How design schools can even better prepare their students

1 Oct

Graphic Designer Danny PrewGraphic Designer Megan LouieTop Victoria design school, the Pacific Design Academy, produces some wicked smart talent. I’ve been lucky to work with a couple of them in the past year in  the form of Danny Prew and Megan Louie.

It’s been very educational to watch them each make the transition from school to the cold, hard world of advertising. To the credit of PDA, both bring a high level of fluency in the language of design and the software that supports it. Plus they are pretty unflappable.

But neither had the slightest inkling that such a thing as a Revision #10 existed.

A challenging brief; a committee of clients to get approval through; multiple feedback within the agency; job objectives that change mid-stream: new offers that come to light … and voila: you arrive at the blessed 10th revision. Not an everyday occurrence by any means, but it happens.

To acclimatize students to this reality, I would like to recommend that design schools throw some serious curve balls at their students.

  • When a project has been submitted, hand it back, alter a critical deliverable, and let them know their revised solution is due in 4 hours. When they submit the new creative solution, repeat Step 1.
  • Have up to 3 or 4 supervisors appraise the work, and ask the student to figure out how to revise based on the multiple feedback.
  • Stand over their shoulders when they are making revisions and offer further critique and suggestions.
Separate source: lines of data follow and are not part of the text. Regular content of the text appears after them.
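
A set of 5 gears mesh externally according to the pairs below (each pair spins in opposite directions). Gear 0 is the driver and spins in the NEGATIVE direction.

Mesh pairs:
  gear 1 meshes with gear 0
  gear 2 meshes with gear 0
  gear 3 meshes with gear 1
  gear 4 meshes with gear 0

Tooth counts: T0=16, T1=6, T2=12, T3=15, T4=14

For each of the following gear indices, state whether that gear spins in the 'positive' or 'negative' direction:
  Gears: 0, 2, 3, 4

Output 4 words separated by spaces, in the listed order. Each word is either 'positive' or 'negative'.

Answer: negative positive negative positive

Derivation:
Gear 0 (driver): negative (depth 0)
  gear 1: meshes with gear 0 -> depth 1 -> positive (opposite of gear 0)
  gear 2: meshes with gear 0 -> depth 1 -> positive (opposite of gear 0)
  gear 3: meshes with gear 1 -> depth 2 -> negative (opposite of gear 1)
  gear 4: meshes with gear 0 -> depth 1 -> positive (opposite of gear 0)
Queried indices 0, 2, 3, 4 -> negative, positive, negative, positive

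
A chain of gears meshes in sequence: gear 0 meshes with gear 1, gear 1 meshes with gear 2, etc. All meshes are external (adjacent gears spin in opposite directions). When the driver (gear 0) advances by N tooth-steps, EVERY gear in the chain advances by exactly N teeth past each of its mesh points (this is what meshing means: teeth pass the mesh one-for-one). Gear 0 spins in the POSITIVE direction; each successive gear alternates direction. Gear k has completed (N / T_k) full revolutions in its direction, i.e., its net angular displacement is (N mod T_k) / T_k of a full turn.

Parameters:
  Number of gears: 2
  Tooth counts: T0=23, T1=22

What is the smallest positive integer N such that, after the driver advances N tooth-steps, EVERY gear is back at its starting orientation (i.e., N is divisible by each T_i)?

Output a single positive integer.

Gear k returns to start when N is a multiple of T_k.
All gears at start simultaneously when N is a common multiple of [23, 22]; the smallest such N is lcm(23, 22).
Start: lcm = T0 = 23
Fold in T1=22: gcd(23, 22) = 1; lcm(23, 22) = 23 * 22 / 1 = 506 / 1 = 506
Full cycle length = 506

Answer: 506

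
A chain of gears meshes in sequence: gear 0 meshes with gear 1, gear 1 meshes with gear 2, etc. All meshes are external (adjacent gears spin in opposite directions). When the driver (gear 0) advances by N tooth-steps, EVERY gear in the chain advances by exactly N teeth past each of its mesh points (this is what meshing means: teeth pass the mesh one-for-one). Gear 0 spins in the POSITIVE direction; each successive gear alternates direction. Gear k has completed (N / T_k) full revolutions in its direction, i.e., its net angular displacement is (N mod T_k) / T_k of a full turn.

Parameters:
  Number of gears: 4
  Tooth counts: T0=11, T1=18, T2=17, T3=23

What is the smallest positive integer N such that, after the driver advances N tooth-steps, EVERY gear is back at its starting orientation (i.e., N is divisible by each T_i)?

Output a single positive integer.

Answer: 77418

Derivation:
Gear k returns to start when N is a multiple of T_k.
All gears at start simultaneously when N is a common multiple of [11, 18, 17, 23]; the smallest such N is lcm(11, 18, 17, 23).
Start: lcm = T0 = 11
Fold in T1=18: gcd(11, 18) = 1; lcm(11, 18) = 11 * 18 / 1 = 198 / 1 = 198
Fold in T2=17: gcd(198, 17) = 1; lcm(198, 17) = 198 * 17 / 1 = 3366 / 1 = 3366
Fold in T3=23: gcd(3366, 23) = 1; lcm(3366, 23) = 3366 * 23 / 1 = 77418 / 1 = 77418
Full cycle length = 77418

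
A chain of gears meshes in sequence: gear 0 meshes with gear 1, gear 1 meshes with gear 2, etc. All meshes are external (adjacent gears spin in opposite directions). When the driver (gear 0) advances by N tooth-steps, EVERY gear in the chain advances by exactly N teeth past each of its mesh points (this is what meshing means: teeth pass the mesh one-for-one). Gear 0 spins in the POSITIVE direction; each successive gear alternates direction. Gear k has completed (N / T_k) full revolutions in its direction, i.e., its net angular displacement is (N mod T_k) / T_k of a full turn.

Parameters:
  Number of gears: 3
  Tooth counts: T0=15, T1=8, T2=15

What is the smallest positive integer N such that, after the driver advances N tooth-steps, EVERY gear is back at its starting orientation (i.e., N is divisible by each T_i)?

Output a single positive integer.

Gear k returns to start when N is a multiple of T_k.
All gears at start simultaneously when N is a common multiple of [15, 8, 15]; the smallest such N is lcm(15, 8, 15).
Start: lcm = T0 = 15
Fold in T1=8: gcd(15, 8) = 1; lcm(15, 8) = 15 * 8 / 1 = 120 / 1 = 120
Fold in T2=15: gcd(120, 15) = 15; lcm(120, 15) = 120 * 15 / 15 = 1800 / 15 = 120
Full cycle length = 120

Answer: 120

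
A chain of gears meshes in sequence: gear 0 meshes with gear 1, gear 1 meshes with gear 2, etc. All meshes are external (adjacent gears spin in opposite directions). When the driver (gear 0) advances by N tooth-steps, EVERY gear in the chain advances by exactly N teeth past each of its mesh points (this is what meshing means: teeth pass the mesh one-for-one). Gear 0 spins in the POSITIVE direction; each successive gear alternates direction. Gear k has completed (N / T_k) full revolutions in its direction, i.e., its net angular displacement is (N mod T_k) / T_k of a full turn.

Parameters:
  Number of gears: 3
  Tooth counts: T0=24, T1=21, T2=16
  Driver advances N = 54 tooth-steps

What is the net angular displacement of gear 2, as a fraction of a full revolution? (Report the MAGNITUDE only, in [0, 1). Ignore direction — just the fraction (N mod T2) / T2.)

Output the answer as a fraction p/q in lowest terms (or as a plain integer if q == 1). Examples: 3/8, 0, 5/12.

Chain of 3 gears, tooth counts: [24, 21, 16]
  gear 0: T0=24, direction=positive, advance = 54 mod 24 = 6 teeth = 6/24 turn
  gear 1: T1=21, direction=negative, advance = 54 mod 21 = 12 teeth = 12/21 turn
  gear 2: T2=16, direction=positive, advance = 54 mod 16 = 6 teeth = 6/16 turn
Gear 2: 54 mod 16 = 6
Fraction = 6 / 16 = 3/8 (gcd(6,16)=2) = 3/8

Answer: 3/8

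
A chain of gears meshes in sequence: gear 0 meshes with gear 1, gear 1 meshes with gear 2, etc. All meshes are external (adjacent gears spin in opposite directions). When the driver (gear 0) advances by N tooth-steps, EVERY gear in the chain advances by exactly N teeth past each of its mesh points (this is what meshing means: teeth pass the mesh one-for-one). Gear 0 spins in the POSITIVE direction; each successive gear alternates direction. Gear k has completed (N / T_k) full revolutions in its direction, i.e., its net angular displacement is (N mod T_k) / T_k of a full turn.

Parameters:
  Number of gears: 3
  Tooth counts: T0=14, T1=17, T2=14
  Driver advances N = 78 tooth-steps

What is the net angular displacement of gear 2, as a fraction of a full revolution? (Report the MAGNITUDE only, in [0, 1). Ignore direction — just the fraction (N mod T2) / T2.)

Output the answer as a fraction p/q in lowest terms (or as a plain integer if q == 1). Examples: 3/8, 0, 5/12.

Chain of 3 gears, tooth counts: [14, 17, 14]
  gear 0: T0=14, direction=positive, advance = 78 mod 14 = 8 teeth = 8/14 turn
  gear 1: T1=17, direction=negative, advance = 78 mod 17 = 10 teeth = 10/17 turn
  gear 2: T2=14, direction=positive, advance = 78 mod 14 = 8 teeth = 8/14 turn
Gear 2: 78 mod 14 = 8
Fraction = 8 / 14 = 4/7 (gcd(8,14)=2) = 4/7

Answer: 4/7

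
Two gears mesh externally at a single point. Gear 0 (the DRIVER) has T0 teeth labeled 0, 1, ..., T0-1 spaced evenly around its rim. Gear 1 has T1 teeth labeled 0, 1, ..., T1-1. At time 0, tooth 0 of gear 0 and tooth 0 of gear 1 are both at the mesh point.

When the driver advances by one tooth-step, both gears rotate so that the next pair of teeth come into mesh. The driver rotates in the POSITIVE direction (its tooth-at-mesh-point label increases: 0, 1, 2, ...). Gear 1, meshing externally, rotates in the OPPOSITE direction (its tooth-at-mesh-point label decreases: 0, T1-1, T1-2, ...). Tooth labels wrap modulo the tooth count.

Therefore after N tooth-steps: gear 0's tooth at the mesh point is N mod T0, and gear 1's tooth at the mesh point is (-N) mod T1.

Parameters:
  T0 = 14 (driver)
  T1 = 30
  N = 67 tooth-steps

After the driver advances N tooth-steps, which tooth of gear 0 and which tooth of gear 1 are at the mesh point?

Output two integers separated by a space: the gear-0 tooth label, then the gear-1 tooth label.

Answer: 11 23

Derivation:
Gear 0 (driver, T0=14): tooth at mesh = N mod T0
  67 = 4 * 14 + 11, so 67 mod 14 = 11
  gear 0 tooth = 11
Gear 1 (driven, T1=30): tooth at mesh = (-N) mod T1
  67 = 2 * 30 + 7, so 67 mod 30 = 7
  (-67) mod 30 = (-7) mod 30 = 30 - 7 = 23
Mesh after 67 steps: gear-0 tooth 11 meets gear-1 tooth 23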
This develops their ability to function with a back-seat driver.

In many cases, the firm they work at will vet all the feedback, provide summaries to the designers and let them do their thing. But best be prepared, and trained to succeed in the worst-case scenarios.


6 Responses to “How design schools can even better prepare their students”

  1. Amy October 2, 2012 at 8:51 am #

    Great tip Doug – totally agree! As an art school grad, I wish I had been better prepped for the real life, apres school reality. Although, I do remember one prof saying “One percent of you will make a living as an artist…” That may have been a little too real 😉

    • Doug Brown October 2, 2012 at 9:58 am #

      It’s probably true of almost any career Amy – you never really know what it’s going to be like until you’re doing it. That’s why I’m such a believer in internships. They put muscle and skin on the academic skeleton.

      Hm…now that’s got me thinking Halloween costumes…

      Thanks for the comment and the insight!

  2. Danny October 2, 2012 at 8:27 pm #

    Great idea, Doug. Hopefully Terry will read this one. Even better, they can bring me in to demand ridiculous revisions. That’s if I can find time away from my Maserati.

    • Doug Brown October 2, 2012 at 9:09 pm #

      Danny it disappoints me that I spent so much time counselling you on the virtues of a Ford and you still went and got the Maserati. I will speak to Terry about practical vehicles too.

    • Terrance Lam (@kinematicdigit) October 4, 2012 at 6:58 am #

      A very good article indeed. Something that Doug and I talked about when he came in and talked with our Copywriting class at the beginning of the school year.

      As proud as I am about our program, we do miss things and feedback from industry leaders like Doug is what we need. Love his thoughts on this and will be implementing something sort of instruction based on what we discuss.

      • Doug Brown October 4, 2012 at 7:16 am #

        Give me a shout if you want to bounce around some ideas Terry. I’m a big fan of your school!